For however entertaining and remotely educative this little info’ hunt may be, it is missing the context entirely: one, to blame Biden for the current situation; two, to blame Biden for the current inaction. On the situation, there is a clear popular shift against immigrants in fall 2023, with a majority demanding new policies; in short, everyone including Biden has agreed to give up on the approach of the past three years so yeah, blame away; what little opposition you would get would be academic in nature.
As for the current inaction? As said, there is a deal in Congress, with broad bipartisan support, based on HR.2 to meet that majority’s will. It could be voted, signed and enacted by the end of next week. There is not a single Democratic demand in that deal and yet, faced with this one-sided result Trump and his supporters want to do nothing for a full year, all the while stressing how urgent the border crisis is.

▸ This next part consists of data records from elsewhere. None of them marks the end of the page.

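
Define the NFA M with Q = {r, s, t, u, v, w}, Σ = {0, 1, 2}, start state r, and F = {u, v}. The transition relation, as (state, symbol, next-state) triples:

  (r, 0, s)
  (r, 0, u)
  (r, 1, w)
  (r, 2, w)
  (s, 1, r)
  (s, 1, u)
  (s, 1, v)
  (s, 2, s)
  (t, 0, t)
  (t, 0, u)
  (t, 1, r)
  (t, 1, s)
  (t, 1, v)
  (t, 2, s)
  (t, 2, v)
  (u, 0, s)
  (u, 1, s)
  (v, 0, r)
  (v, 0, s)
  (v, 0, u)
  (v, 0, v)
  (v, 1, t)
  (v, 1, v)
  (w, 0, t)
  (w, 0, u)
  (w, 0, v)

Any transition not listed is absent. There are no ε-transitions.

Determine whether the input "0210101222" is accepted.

No

Start in {r}.
Read '0': r→{s, u}; now {s, u}.
Read '2': s→{s}, u→∅; now {s}.
Read '1': s→{r, u, v}; now {r, u, v}.
Read '0': r→{s, u}, u→{s}, v→{r, s, u, v}; now {r, s, u, v}.
Read '1': r→{w}, s→{r, u, v}, u→{s}, v→{t, v}; now {r, s, t, u, v, w}.
Read '0': r→{s, u}, s→∅, t→{t, u}, u→{s}, v→{r, s, u, v}, w→{t, u, v}; now {r, s, t, u, v}.
Read '1': r→{w}, s→{r, u, v}, t→{r, s, v}, u→{s}, v→{t, v}; now {r, s, t, u, v, w}.
Read '2': r→{w}, s→{s}, t→{s, v}, u→∅, v→∅, w→∅; now {s, v, w}.
Read '2': s→{s}, v→∅, w→∅; now {s}.
Read '2': s→{s}; now {s}.
The final set {s} contains no accepting state.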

To talk about Presidential authority and executive orders is to imply that Republicans will obstruct and oppose any border bill. To assume Republicans will pass a border bill renders any need for an executive order moot.
And that is my point.
It’s only around 2019 I think that I learned to stop looking at the details and to instead look at the “frame”, the context, the larger point. The larger point is that a majority wants Republican-style policies on the border and a border deal will provide that; MAGA wants to kill that deal and everything else is noise. There is a risk in such an approach: it is an extremist feature to ignore “everything else”. But it’s not noise because it’s inconvenient, it’s noise because it always loops back to how the border deal does what the majority (including of Republicans) wants, so there is no point in talking about anything else within that context.
If you want to “close the border”, the border deal does that; if you think it’s urgent, Republicans can have it done within a week. Your only question should be why Republicans are not doing it.